Porous BN Nanofibers Enable Long-Cycling Life Sodium Metal Batteries

Sodium metal anode, featuring high capacity, low voltage and earth abundance, is desirable for building advanced sodium-metal batteries. However, Na-ion deposition typically leads to morphological instability and notorious chemical reactivity between sodium and common electrolytes still limit its practical application. In this study, a porous BN nanofibers modified sodium metal (BN/Na) electrode is introduced for enhancing Na-ion deposition dynamics and stability.

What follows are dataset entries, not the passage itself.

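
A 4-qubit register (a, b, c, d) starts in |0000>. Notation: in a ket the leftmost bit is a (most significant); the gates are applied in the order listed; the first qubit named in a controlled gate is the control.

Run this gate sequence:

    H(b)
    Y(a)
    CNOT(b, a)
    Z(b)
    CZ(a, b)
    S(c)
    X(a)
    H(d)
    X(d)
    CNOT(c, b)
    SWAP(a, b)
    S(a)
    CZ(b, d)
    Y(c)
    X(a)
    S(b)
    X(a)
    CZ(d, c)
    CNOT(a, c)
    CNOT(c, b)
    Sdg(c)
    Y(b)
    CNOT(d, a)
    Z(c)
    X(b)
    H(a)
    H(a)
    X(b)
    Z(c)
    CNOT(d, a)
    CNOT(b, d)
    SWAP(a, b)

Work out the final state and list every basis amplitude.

After the circuit, the state carries amplitude 1/2 on |0010>, -1/2 on |0011>, I/2 on |0100>, I/2 on |0101>, and 0 on every other basis state.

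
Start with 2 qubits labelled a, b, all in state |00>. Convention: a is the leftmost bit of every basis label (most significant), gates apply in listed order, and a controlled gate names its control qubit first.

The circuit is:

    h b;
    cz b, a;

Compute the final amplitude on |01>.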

As a result, symmetrical BN/Na cells enable an impressive rate capability and markedly enhanced cycling durability over 600 h at 10 mA cm(-2). Density functional theory simulations demonstrate BN could effectively improve Na-ion adsorption and diffusion kinetics simultaneously. Finite element simulation clearly reveals the intrinsic smoothing effect of BN upon multiple Na-ion plating/stripping cycles. Coupled with a Na3V2O2(PO4)(2)F/Ti3C2X cathode, sodium metal full cells offer an ultrastable capacity of 125/63 mA h g(-1)(approximate to 420/240 Wh kg(-1)) at 0.05/5 C rate over 500 cycles. These comprehensive analyses demonstrate the feasibility of BN/Na anode for the establishment of high-energy-density sodium-metal full batteries.